Sorry some clarification is necessary. I didn’t mean to imply that a human being manually inspect the AI and understand its workings, but rather that humans assisted by non-recursively self-improving technology (e.g. theorem provers, probabalistic code checkers, sandbox environments etc.) checks during execution or afterwards that the code behaves in respect of whatever properties the human cares about.
For example, the input/output channels which handle a combination of long-term memory, self-modifications, and actions may require that complete computational traces be provided. Now obviously the traces must be pruned in order to keep the auditing workload manageable, but using cryptographic techniques this can be done such that the AI cannot know ahead of time which branches will be checked, and therefore cannot cheat by creating fraudulent traces while escaping probabalistic or energetic detection.
The AI itself is executing on a framework that includes Bayesian probability graphs as its fundamental unit of computation, like a list in Lisp. The auditor’s job then it to make sure that the updates or actions make sense in terms of the data provided, and that choices wree made in alignment with its claimed utility function (remember the AI can’t make up data without that fraud being energetically detectable).
The above basically acts as a lie detector to the question “what’s your highest-level utility function?” and followup questions like “give examples of why this clause of the utility function is necessary”.
--
Actually, maybe that’s a simpler way of framing the issue: assume that you have access to a lie detector.
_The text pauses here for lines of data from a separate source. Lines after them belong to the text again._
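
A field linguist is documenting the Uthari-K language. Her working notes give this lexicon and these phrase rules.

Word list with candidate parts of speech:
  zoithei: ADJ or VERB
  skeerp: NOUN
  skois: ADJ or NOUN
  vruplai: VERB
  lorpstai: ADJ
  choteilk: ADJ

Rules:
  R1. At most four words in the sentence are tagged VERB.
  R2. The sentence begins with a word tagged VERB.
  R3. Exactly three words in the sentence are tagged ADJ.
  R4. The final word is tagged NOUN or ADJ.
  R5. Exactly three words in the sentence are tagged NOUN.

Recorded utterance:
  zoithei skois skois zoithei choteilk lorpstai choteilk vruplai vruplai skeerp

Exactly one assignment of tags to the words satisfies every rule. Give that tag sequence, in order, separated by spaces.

Candidates per position — 1:zoithei {ADJ,VERB}; 2:skois {ADJ,NOUN}; 3:skois {ADJ,NOUN}; 4:zoithei {ADJ,VERB}; 5:choteilk {ADJ}; 6:lorpstai {ADJ}; 7:choteilk {ADJ}; 8:vruplai {VERB}; 9:vruplai {VERB}; 10:skeerp {NOUN}.
Word 1 cannot be ADJ — rule 2 would then fail for every completion. It is VERB.
Word 2 cannot be ADJ — rule 3 would then fail for every completion. It is NOUN.
Word 3 cannot be ADJ — rule 3 would then fail for every completion. It is NOUN.
Word 4 cannot be ADJ — rule 3 would then fail for every completion. It is VERB.
The only consistent sequence is: VERB NOUN NOUN VERB ADJ ADJ ADJ VERB VERB NOUN.
Verifying each rule — rule 1 ok; rule 2 ok; rule 3 ok; rule 4 ok; rule 5 ok.

VERB NOUN NOUN VERB ADJ ADJ ADJ VERB VERB NOUN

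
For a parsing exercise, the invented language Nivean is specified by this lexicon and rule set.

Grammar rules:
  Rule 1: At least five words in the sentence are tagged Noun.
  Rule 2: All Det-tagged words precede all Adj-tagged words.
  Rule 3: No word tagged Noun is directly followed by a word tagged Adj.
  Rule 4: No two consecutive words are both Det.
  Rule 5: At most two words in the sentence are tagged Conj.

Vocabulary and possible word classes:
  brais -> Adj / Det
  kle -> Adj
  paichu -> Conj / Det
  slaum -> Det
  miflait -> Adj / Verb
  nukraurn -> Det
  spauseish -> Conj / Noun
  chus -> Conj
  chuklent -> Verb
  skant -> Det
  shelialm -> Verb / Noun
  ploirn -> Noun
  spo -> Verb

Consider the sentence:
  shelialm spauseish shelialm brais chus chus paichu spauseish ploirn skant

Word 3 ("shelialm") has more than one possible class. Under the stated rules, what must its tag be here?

Noun

Candidates per position — 1:shelialm {Verb,Noun}; 2:spauseish {Conj,Noun}; 3:shelialm {Verb,Noun}; 4:brais {Adj,Det}; 5:chus {Conj}; 6:chus {Conj}; 7:paichu {Conj,Det}; 8:spauseish {Conj,Noun}; 9:ploirn {Noun}; 10:skant {Det}.
Word 1 cannot be Verb — rule 1 would then fail for every completion. It is Noun.
Word 2 cannot be Conj — rule 1 would then fail for every completion. It is Noun.
Word 3 cannot be Verb — rule 1 would then fail for every completion. It is Noun.
Word 4 cannot be Adj — rule 2 would then fail for every completion. It is Det.
Word 7 cannot be Conj — rule 5 would then fail for every completion. It is Det.
Word 8 cannot be Conj — rule 1 would then fail for every completion. It is Noun.
That leaves exactly one tagging: Noun Noun Noun Det Conj Conj Det Noun Noun Det.
Verifying each rule — rule 1 ok; rule 2 ok; rule 3 ok; rule 4 ok; rule 5 ok.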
I posit that an accurate lie detector is sufficient to create boxable AI, or maybe even enable some procedural processes for the creation of true friendly AI (e.g. some extension of indirect normativity). The above is basically a technical outline of how one would create such a lie detector for certain AGI architectures.
humans assisted by non-recursively self-improving technology (e.g. theorem provers, probabalistic code checkers, sandbox environments etc.) checks during execution or afterwards that the code behaves in respect of whatever properties the human cares about.
I reiterate my point: regardless of tools used, you still have a human brain at the end of the line and that brain’s complexity limit is not high.
complete computational traces be provided
Going back to my example, what does a “complete computational trace” mean in the context of a few million threads running different code asynchronously on distributed hardware, all interacting?
Bayesian probability graphs as its fundamental unit of computation, like a list in Lisp
A list in Lisp is just a data structure. What is a Bayesian probability graph as a unit of computation? I don’t even understand what it means.
assume that you have access to a lie detector
Sure. Give that lie detector to someone with the IQ of 60 and see how well they together will figure out something that a guy with the IQ of 150 wants to keep hidden from them, say, his true intentions and capabilities.
Sorry some clarification is necessary. I didn’t mean to imply that a human being manually inspect the AI and understand its workings, but rather that humans assisted by non-recursively self-improving technology (e.g. theorem provers, probabalistic code checkers, sandbox environments etc.) checks during execution or afterwards that the code behaves in respect of whatever properties the human cares about.
For example, the input/output channels which handle a combination of long-term memory, self-modifications, and actions may require that complete computational traces be provided. Now obviously the traces must be pruned in order to keep the auditing workload manageable, but using cryptographic techniques this can be done such that the AI cannot know ahead of time which branches will be checked, and therefore cannot cheat by creating fraudulent traces while escaping probabalistic or energetic detection.
The AI itself is executing on a framework that includes Bayesian probability graphs as its fundamental unit of computation, like a list in Lisp. The auditor’s job then it to make sure that the updates or actions make sense in terms of the data provided, and that choices wree made in alignment with its claimed utility function (remember the AI can’t make up data without that fraud being energetically detectable).
The above basically acts as a lie detector to the question “what’s your highest-level utility function?” and followup questions like “give examples of why this clause of the utility function is necessary”.
--
Actually, maybe that’s a simpler way of framing the issue: assume that you have access to a lie detector. I posit that an accurate lie detector is sufficient to create boxable AI, or maybe even enable some procedural processes for the creation of true friendly AI (e.g. some extension of indirect normativity). The above is basically a technical outline of how one would create such a lie detector for certain AGI architectures.
I reiterate my point: regardless of tools used, you still have a human brain at the end of the line and that brain’s complexity limit is not high.
Going back to my example, what does a “complete computational trace” mean in the context of a few million threads running different code asynchronously on distributed hardware, all interacting?
A list in Lisp is just a data structure. What is a Bayesian probability graph as a unit of computation? I don’t even understand what it means.
Sure. Give that lie detector to someone with the IQ of 60 and see how well they together will figure out something that a guy with the IQ of 150 wants to keep hidden from them, say, his true intentions and capabilities.
A human brain is at the end of all the alternative strategies as well.